Le parcours de Sylvester Stallone fait partie de ces histoires dont Hollywood se délecte, tant elles collent au cliché du rêve américain. Qui commence mal, comme il se doit. Pas spécialement doué à l’école, le fils d’un coiffeur et d’une astrologue tient plutôt du souffre-douleur que de la fierté de son établissement. Situation qui se répète pour ses débuts d’acteur, on ne peut plus discrets. "Quand j’étais enfant, j’étais dyslexique", a-t-il expliqué dans Gala. "À l’école, c’était très difficile pour moi car j’avais de grandes difficultés pour lire. À l’époque, les gens ne connaissaient pas le mot dyslexique et beaucoup pensaient juste que j’étais un peu simplet (rires) ! C’est la raison pour laquelle j’ai commencé à peindre. Au départ, la peinture a été un moyen pour moi de communiquer mais aussi de me représenter une histoire avant de l’écrire."

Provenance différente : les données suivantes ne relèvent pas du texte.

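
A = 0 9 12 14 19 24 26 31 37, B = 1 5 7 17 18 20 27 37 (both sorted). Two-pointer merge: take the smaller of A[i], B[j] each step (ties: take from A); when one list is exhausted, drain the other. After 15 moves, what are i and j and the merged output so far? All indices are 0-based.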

Preuve qu’Hollywood ne croit pas en son talent de comédien, lorsqu’il présente le scénario de Rocky, il doit négocier fermement pour pouvoir tenir le rôle principal. Les producteurs Irwin Winkler et Robert Chartoff ne sont pas chauds. Stallone, qui n’a que 106 $ en poche et tente vainement de vendre son chien qu’il n’est plus capable de nourrir, résiste. Les producteurs finissent par céder, mais diminuent le budget du film de deux à un million de dollars. Une affaire en or : avec 117 millions de dollars de recettes rien que sur le sol américain, Rocky prend la tête du box-office en 1976. La carrière de Stallone est lancée.

Le boxeur et Rambo lui permettent de faire main basse sur les grands écrans, mais aussi de financer d’innombrables projets dans lesquels il peut étaler ses qualités de musclor. Sans nécessairement en être satisfait. "96 % de ma vie est un échec", explique-t-il toujours à Gala. Commercialement, elle tient pourtant de la réussite inespérée. Tout ce qu’il a touché, y compris The Expendables ou les suites de Rocky, Creed, s’est transformé en or. Mais le féru d’art moderne ne s’en est jamais satisfait. Il espérait une reconnaissance de la profession. Elle n’est jamais venue. La critique l’a rarement salué, si ce n’est dans le premier Rocky et pour Cop Land. Dur, pour un comédien qui a fait rêver pendant quatre décennies tous les fans de films d’action.